Podkreśliła, że rząd wprowadza zmiany w sądownictwie dlatego, że chcą tego Polacy. Dodała, że jej i ministrowi sprawiedliwości cały czas chodziło o to, by zmiany te wychodziły naprzeciw potrzebom przeciętnego obywatela.
- Sprawiedliwe, niezawisłe sądy, które dają poczucie sprawiedliwości i bezpieczeństwa każdemu obywatelowi - to jest nasz cel. I nie cofniemy się przed wprowadzeniem tych zmian. Bo dzisiaj, to jest potrzebne polskiemu państwu i to jest potrzebne polskim obywatelom - oświadczyła Szydło.
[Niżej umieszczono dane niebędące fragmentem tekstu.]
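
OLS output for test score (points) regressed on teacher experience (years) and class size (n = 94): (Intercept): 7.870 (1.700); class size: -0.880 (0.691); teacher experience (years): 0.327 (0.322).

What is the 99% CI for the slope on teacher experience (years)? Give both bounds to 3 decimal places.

(-0.520, 1.174)

Read off: b = 0.327, SE = 0.322 for teacher experience (years).
df = n − k − 1 = 94 − 2 − 1 = 91.
t* = t_{0.005, 91} = 2.63094.
Margin = t* × SE = 2.63094 × 0.322 = 0.84716.
CI: 0.327 ± 0.84716 → (-0.520, 1.174).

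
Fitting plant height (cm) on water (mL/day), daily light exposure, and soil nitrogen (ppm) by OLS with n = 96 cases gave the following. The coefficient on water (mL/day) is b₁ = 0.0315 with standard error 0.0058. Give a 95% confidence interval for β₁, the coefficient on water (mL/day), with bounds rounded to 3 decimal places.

(0.020, 0.043)

df = n − k − 1 = 96 − 3 − 1 = 92.
t* = t_{0.025, 92} = 1.986086.
Margin = t* × SE = 1.986086 × 0.0058 = 0.01152.
CI: 0.0315 ± 0.01152 → (0.020, 0.043).
With 95% confidence, each one-unit increase in water (mL/day) is associated with a change of between 0.020 and 0.043 cm in plant height, holding the other predictors fixed.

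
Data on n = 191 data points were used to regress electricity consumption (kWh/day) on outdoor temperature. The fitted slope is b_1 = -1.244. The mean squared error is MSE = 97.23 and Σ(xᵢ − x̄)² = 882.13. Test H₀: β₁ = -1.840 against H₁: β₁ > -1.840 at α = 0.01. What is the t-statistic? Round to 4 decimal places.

t = 1.7952

SE(b_1) = √(MSE/Sₓₓ) = √(97.23/882.13) = 0.331997.
t = (-1.244 − (-1.840)) / 0.331997 = 1.7952.
df = n − 2 = 189.
One-sided p ≈ 0.0371, which is ≥ 0.01, so fail to reject H₀.
The data do not give significant evidence that the true slope on outdoor temperature exceeds -1.840 kWh/day per unit.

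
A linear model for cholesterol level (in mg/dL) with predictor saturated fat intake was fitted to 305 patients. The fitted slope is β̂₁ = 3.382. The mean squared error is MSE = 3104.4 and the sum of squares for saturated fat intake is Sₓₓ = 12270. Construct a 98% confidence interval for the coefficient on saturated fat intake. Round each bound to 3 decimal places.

SE(β̂₁) = √(MSE/Sₓₓ) = √(3104.4/12270) = 0.502998.
df = n − 2 = 303.
t* = t_{0.01, 303} = 2.338718.
Margin = t* × SE = 2.338718 × 0.502998 = 1.17637.
CI: 3.382 ± 1.17637 → (2.206, 4.558).
With 98% confidence, each one-unit increase in saturated fat intake is associated with a change of between 2.206 and 4.558 mg/dL in cholesterol level.

(2.206, 4.558)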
Premier @BeataSzydlo: Niezawisłe, sprawiedliwe sądy, które dają bezpieczeństwo zwykłemu Polakowi - to jest nasz cel.
— Kancelaria Premiera (@PremierRP) 15 września 2017
- Te wszystkie ataki, które są wymierzone w te reformy, jeszcze bardziej utwierdzają mnie w przekonaniu, że racja jest po naszej stronie. Te zmiany próbują storpedować wszyscy ci, którzy uważają, że ten system sprawiedliwości, który jest w tej chwili w Polsce, dla nich, dla tych elit, którzy przez wiele, wiele lat nie zrobili nic, by to zmienić, jest jak najlepszy - mówiła szefowa rządu.